In this case isn't the government stealing from the copyright holder and/or public ___domain? If I use a presumably abandoned work as a jumping off point to a billion dollar franchise and then the original copyright holder comes out of the woodwork to claim 50% of everything I've made will the government escrow cover that? What if two people come out claiming to own the copyright? This solution seems to have all of the problems of the current system and offer little to fix the problem.
I agree that the old paper recordkeeping was not scalable to the modern world, but an online registry of works doesn't seem out of the question. It's exactly the sort of thing the web should be good for. Renewals could also be done online. For easy lookup a standardized copyright numbering system could be optionally added to each work similar to an ISBN.

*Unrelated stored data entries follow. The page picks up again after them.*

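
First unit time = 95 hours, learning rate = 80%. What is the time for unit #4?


Formula: T_n = T_1 * (learning_rate)^(log2(n)) where learning_rate = rate/100
Doublings = log2(4) = 2
T_n = 95 * 0.8^2
T_n = 95 * 0.64 = 60.8 hours

60.8 hours


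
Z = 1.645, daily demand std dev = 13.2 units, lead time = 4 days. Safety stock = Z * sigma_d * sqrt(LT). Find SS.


Formula: SS = z * sigma_d * sqrt(LT)
sqrt(LT) = sqrt(4) = 2.0
SS = 1.645 * 13.2 * 2.0
SS = 43.4 units

43.4 units


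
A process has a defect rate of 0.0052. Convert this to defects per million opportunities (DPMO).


DPMO = defect_rate * 1000000 = 0.0052 * 1000000

5200


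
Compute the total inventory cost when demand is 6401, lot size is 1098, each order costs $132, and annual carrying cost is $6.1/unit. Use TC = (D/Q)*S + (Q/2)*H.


TC = 6401/1098 * 132 + 1098/2 * 6.1

$4118.42


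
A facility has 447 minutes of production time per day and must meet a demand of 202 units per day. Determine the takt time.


Formula: Takt Time = Available Production Time / Customer Demand
Takt = 447 min/day / 202 units/day
Takt = 2.21 min/unit

2.21 min/unit


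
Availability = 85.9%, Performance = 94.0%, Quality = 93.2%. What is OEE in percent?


Formula: OEE = Availability * Performance * Quality / 10000
A * P = 85.9% * 94.0% / 100 = 80.75%
OEE = 80.75% * 93.2% / 100 = 75.3%

75.3%


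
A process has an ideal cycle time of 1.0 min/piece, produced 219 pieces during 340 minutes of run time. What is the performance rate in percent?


Formula: Performance = (Ideal CT * Total Count) / Run Time * 100
Ideal output time = 1.0 * 219 = 219.0 min
Performance = 219.0 / 340 * 100 = 64.4%

64.4%


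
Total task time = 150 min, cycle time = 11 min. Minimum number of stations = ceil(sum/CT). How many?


Formula: N_min = ceil(Sum of Task Times / Cycle Time)
N_min = ceil(150 min / 11 min) = ceil(13.6364)
N_min = 14 stations

14


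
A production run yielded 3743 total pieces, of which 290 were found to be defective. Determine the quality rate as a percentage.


Formula: Quality Rate = Good Pieces / Total Pieces * 100
Good pieces = 3743 - 290 = 3453
QR = 3453 / 3743 * 100 = 92.3%

92.3%


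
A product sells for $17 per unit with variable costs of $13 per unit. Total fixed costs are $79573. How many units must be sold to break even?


Formula: BEQ = Fixed Costs / (Price - Variable Cost)
Contribution margin = $17 - $13 = $4/unit
BEQ = ceil($79573 / $4/unit) = ceil(19893.25) = 19894 units

19894 units


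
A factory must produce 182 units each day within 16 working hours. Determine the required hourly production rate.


Formula: Production Rate = Daily Demand / Available Hours
Rate = 182 units/day / 16 hours/day
Rate = 11.4 units/hour

11.4 units/hour


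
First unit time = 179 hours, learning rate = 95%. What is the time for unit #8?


Formula: T_n = T_1 * (learning_rate)^(log2(n)) where learning_rate = rate/100
Doublings = log2(8) = 3
T_n = 179 * 0.95^3
T_n = 179 * 0.8574 = 153.5 hours

153.5 hours


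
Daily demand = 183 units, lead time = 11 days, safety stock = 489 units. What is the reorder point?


Formula: ROP = (Daily Demand * Lead Time) + Safety Stock
Demand during lead time = 183 * 11 = 2013 units
ROP = 2013 + 489 = 2502 units

2502 units


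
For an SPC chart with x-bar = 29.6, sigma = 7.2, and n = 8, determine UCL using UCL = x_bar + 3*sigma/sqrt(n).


UCL = 29.6 + 3 * 7.2 / sqrt(8)

37.24


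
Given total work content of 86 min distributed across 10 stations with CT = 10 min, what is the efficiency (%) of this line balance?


Formula: Efficiency = Sum of Task Times / (N_stations * CT) * 100
Total station capacity = 10 stations * 10 min = 100 min
Efficiency = 86 / 100 * 100 = 86.0%

86.0%


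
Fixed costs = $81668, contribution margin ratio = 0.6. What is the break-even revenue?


Formula: BER = Fixed Costs / Contribution Margin Ratio
BER = $81668 / 0.6
BER = $136113.33 (to the nearest cent)

$136113.33


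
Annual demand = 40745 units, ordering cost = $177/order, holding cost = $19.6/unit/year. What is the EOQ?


Formula: EOQ = sqrt(2 * D * S / H)
Numerator: 2 * 40745 * 177 = 14423730
2DS/H = 14423730 / 19.6 = 735904.6
EOQ = sqrt(735904.6) = 857.8 units

857.8 units


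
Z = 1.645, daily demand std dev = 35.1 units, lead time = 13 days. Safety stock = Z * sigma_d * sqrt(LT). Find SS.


Formula: SS = z * sigma_d * sqrt(LT)
sqrt(LT) = sqrt(13) = 3.6056
SS = 1.645 * 35.1 * 3.6056
SS = 208.2 units

208.2 units


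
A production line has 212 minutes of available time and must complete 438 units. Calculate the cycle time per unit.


Formula: CT = Available Time / Number of Units
CT = 212 min / 438 units
CT = 0.48 min/unit

0.48 min/unit


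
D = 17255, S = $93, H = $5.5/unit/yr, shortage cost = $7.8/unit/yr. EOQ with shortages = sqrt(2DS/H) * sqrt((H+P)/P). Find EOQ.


Formula: EOQ* = sqrt(2DS/H) * sqrt((H+P)/P)
Base EOQ = sqrt(2*17255*93/5.5) = 763.89 units
Correction = sqrt((5.5+7.8)/7.8) = 1.30581
EOQ* = 763.89 * 1.30581 = 997.5 units

997.5 units


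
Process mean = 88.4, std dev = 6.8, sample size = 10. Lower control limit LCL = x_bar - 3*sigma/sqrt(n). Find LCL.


LCL = 88.4 - 3 * 6.8 / sqrt(10)

81.95


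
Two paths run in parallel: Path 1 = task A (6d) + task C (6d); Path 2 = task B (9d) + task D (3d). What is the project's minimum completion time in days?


Path 1 = 6 + 6 = 12 days
Path 2 = 9 + 3 = 12 days
Duration = max(12, 12) = 12 days

12 days


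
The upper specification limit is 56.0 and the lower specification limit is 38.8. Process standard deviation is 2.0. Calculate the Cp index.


Cp = (56.0 - 38.8) / (6 * 2.0)

1.43


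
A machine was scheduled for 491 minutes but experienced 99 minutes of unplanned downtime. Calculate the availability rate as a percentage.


Formula: Availability = (Planned Time - Downtime) / Planned Time * 100
Uptime = 491 - 99 = 392 min
Availability = 392 / 491 * 100 = 79.8%

79.8%


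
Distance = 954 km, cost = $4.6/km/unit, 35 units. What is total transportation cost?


TC = dist * cost * units = 954 * 4.6 * 35 = $153594.00

$153594.00


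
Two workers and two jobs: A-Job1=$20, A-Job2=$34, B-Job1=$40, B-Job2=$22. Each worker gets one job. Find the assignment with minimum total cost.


Option 1: A->1 + B->2 = $20 + $22 = $42
Option 2: A->2 + B->1 = $34 + $40 = $74
Min cost = min($42, $74) = $42

$42


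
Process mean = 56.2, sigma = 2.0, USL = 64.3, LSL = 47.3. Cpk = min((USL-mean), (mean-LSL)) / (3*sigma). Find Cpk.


Cpu = (64.3 - 56.2) / (3 * 2.0) = 1.35
Cpl = (56.2 - 47.3) / (3 * 2.0) = 1.48
Cpk = min(1.35, 1.48) = 1.35

1.35


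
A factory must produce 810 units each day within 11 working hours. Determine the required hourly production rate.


Formula: Production Rate = Daily Demand / Available Hours
Rate = 810 units/day / 11 hours/day
Rate = 73.6 units/hour

73.6 units/hour


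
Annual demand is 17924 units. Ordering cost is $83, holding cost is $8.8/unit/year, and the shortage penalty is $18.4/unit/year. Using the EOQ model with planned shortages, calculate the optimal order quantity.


Formula: EOQ* = sqrt(2DS/H) * sqrt((H+P)/P)
Base EOQ = sqrt(2*17924*83/8.8) = 581.47 units
Correction = sqrt((8.8+18.4)/18.4) = 1.21584
EOQ* = 581.47 * 1.21584 = 707.0 units

707.0 units


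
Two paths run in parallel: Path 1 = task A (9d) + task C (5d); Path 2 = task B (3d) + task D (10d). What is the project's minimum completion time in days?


Path 1 = 9 + 5 = 14 days
Path 2 = 3 + 10 = 13 days
Duration = max(14, 13) = 14 days

14 days


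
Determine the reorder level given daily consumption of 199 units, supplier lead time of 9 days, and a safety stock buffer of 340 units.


Formula: ROP = (Daily Demand * Lead Time) + Safety Stock
Demand during lead time = 199 * 9 = 1791 units
ROP = 1791 + 340 = 2131 units

2131 units


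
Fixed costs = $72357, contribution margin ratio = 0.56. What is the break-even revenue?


Formula: BER = Fixed Costs / Contribution Margin Ratio
BER = $72357 / 0.56
BER = $129208.93 (to the nearest cent)

$129208.93


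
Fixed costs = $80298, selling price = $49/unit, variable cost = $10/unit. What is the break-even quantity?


Formula: BEQ = Fixed Costs / (Price - Variable Cost)
Contribution margin = $49 - $10 = $39/unit
BEQ = ceil($80298 / $39/unit) = ceil(2058.92) = 2059 units

2059 units


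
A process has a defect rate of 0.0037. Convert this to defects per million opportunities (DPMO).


DPMO = defect_rate * 1000000 = 0.0037 * 1000000

3700


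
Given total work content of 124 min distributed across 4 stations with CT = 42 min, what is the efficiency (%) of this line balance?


Formula: Efficiency = Sum of Task Times / (N_stations * CT) * 100
Total station capacity = 4 stations * 42 min = 168 min
Efficiency = 124 / 168 * 100 = 73.8%

73.8%


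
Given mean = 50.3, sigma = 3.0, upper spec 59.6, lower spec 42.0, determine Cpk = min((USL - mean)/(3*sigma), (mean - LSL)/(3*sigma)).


Cpu = (59.6 - 50.3) / (3 * 3.0) = 1.03
Cpl = (50.3 - 42.0) / (3 * 3.0) = 0.92
Cpk = min(1.03, 0.92) = 0.92

0.92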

The hardest problem would be validating that people actually have rights to what they claim on the service. There would undoubtedly be a cottage industry of people seeking out forgotten works and registering them under their name for the license fees. A modest fee for renewal should help reduce that problem and also stiff penalties for knowingly stealing other peoples work. The fees would be used to run the massive server farm necessary for keeping all of those records available. I would also suggest that a modest copyright term, say 15 years or so would automatically be applied to any work and you would only need to register if you're planning to renew the work after the original term is up. We don't need people writing bots that automatically register every forum post or email or google query they make, because there will definitely be people who try that shit just to troll for licensing dollars.
> If I use a presumably abandoned work as a jumping off point to a billion dollar franchise and then the original copyright holder comes out of the woodwork to claim 50% of everything I've made will the government escrow cover that?
It would be the same as any other statutory licensing system, where once the government grants you permission to use the work, and you pay the statutory fees, the copyright holder has no claim to any rights in your derivative works. The only right they have at that point is to the fees, and it is between them and the government as to whether they are the rightful copyright holder, no reason to involve you.
Again, I think this would work smoother if all works had say 20 years of full copyright protection, just like today, and then another 20 subject to statutory licensing. Then in that second period there would be no dispute over whether you, the third party, had the right to use the work, the only dispute is over who gets the statutory fees, and the government agrees to be the middle man in situations where that is not clear, so that uncertainty of ownership won't stifle use.
> In this case isn't the government stealing from the copyright holder and/or public ___domain?
Stealing implies that either the copyright holder or the public have some inherit ownership right in the work, however their rights are only what the law grants them. In this system, works would not enter the public ___domain until after the second period is over, so the public ___domain has no rightful claim to them (orphaned or not). In the second phase of copyright, the holder would no longer have absolute right to control the work, and only limited rights in setting prices. Anyone could redistribute or make derivative works (subject to trademark law, etc), as long as they paid the statutory fees. If a copyright holder abandons the work, then you cannot blame the government for treating the fees similar to other abandoned property.
Grant short-term copyright for any written works, but require registration and periodic renewal for longer duration, with increasing fees for subsequent renewals.
That's kind of hard to measure though. It would require a LOT of government auditing to catch cheaters. Like Hollywood movies would never have to pay to be renewed because they never make any net revenue.